Steve Smith piled on the misery for India with his 178 not out in the first innings of third Test between India and Australia in Ranchi. (India vs Australia: Day 3 blog)
On the way, he broke a few records and cemented his name in the list of greatest Test batsman of his country.
He brought up his ton in the final session of the first day of play and got a rapturous hand from the Aussie dressing room as well as strike partner Glenn Maxwell.
However, it was observed that none of the Indian players applauded his achievement which, it was suggested, might have been in protest to his “brain fade” comment in the previous match.
In the second Test in Bangalore, the Aussie skipper appeared to consult his side’s dressing room in order to get feedback on whether he should appeal for a DRS on his dismissal; a move seen by many as unethical and not in the spirit of the game.
Words have been exchanged and much has been written in the media of both nations with Smith claiming it was a momentary lapse on his part and a mistake.
However, Australian cricketer Dirk Nannes suggested Indian players might still be holding a grudge in their refusal to applaud his stand.
Indian players’ grudge
“The disappointing aspect for me today was none of the Indians actually clapped when he got to his hundred,” Nannes told ABC Grandstand.
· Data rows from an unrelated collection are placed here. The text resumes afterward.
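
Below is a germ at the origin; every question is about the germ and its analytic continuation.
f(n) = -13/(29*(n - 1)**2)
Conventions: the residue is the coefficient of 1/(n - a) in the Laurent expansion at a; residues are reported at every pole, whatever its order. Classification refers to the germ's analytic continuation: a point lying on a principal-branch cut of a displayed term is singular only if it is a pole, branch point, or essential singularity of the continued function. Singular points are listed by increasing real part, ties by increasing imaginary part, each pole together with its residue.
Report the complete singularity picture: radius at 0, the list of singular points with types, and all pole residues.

Radius of convergence at 0: 1.
At 1: a pole of order 2; residue 0.

Denominator factor (n - 1)^2: pole of order 2 at 1, modulus 1.
The radius of convergence is the smallest modulus among the singular points: 1.
At the order-2 pole 1 set g(n) = (n - (1))^2*f(n) = -13/29.
Order-2 pole: residue = g'(a); g'(1) = 0, so the residue is 0.


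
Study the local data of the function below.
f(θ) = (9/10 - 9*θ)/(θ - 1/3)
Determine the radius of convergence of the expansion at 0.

The radius of convergence is 1/3.

Denominator factor (θ - 1/3): pole of order 1 at 1/3, modulus 1/3.
The radius of convergence is the smallest modulus among the singular points: 1/3.


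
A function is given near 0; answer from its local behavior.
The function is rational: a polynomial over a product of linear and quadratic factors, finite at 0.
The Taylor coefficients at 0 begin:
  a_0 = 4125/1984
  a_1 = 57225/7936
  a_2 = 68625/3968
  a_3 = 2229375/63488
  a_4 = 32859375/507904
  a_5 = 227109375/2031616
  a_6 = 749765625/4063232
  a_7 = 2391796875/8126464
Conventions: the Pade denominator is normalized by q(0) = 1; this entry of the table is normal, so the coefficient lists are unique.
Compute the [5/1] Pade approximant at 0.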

“You can bicker and argue all you want and play the game hard with lots of niggle but when someone stands up and puts together an innings like that that’s absolutely chanceless, that’s a time you’ve just got to applaud.
“That was probably the disappointing thing from my point of view.”
He suggested that Indian players might have been standing up for their captain Virat Kohli in not applauding Smith.
Kohli had suffered a shoulder problem and was off the field when the Australian’s ton came up. He and Smith had a war of words via press conferences in the days leading up to the game.
Nannes suggested that while the Indian players might have decided to stand by their captain, they should have still applauded the achievement.
“Not one of the Indian players clapped Steve Smith when he made a hundred,” Nannes said.
“You can’t do that. No matter what’s happened before, you’ve got to acknowledge when someone does a good thing. If I was the captain, I’d be ropeable.”
Australian commentator Jim Maxwell also weighed into the discussion. In response to a tweet saying it was unfortunate that Indian players didn’t applaud, Maxwell suggested that it was a show of disrespect.
Unfortunate or just disrespectful! https://t.co/3lpSVxkmiw— jim maxwell (@jimmaxcricket) March 16, 2017
Australia finished at 299 runs for four wickets on Thursday.
While Smith did not make any comments about Indian players not applauding his century, he did express regret over the events of the last Test.
“You cannot control the past. I came out and said I made a mistake and moved on from there. And 4/300, we will take that, but tomorrow is going to be a crucial day for us,” Smith said after the day’s play on Thursday.
Australia ended their first innings at 451 all out the next day but had Glenn Maxwell complete a century. Maxwell became the second Australian to score a ton in all three formats of the game.
Smith’s century was the 19th of his Test career. While doing so, he also reached the milestone of 5000 Test runs.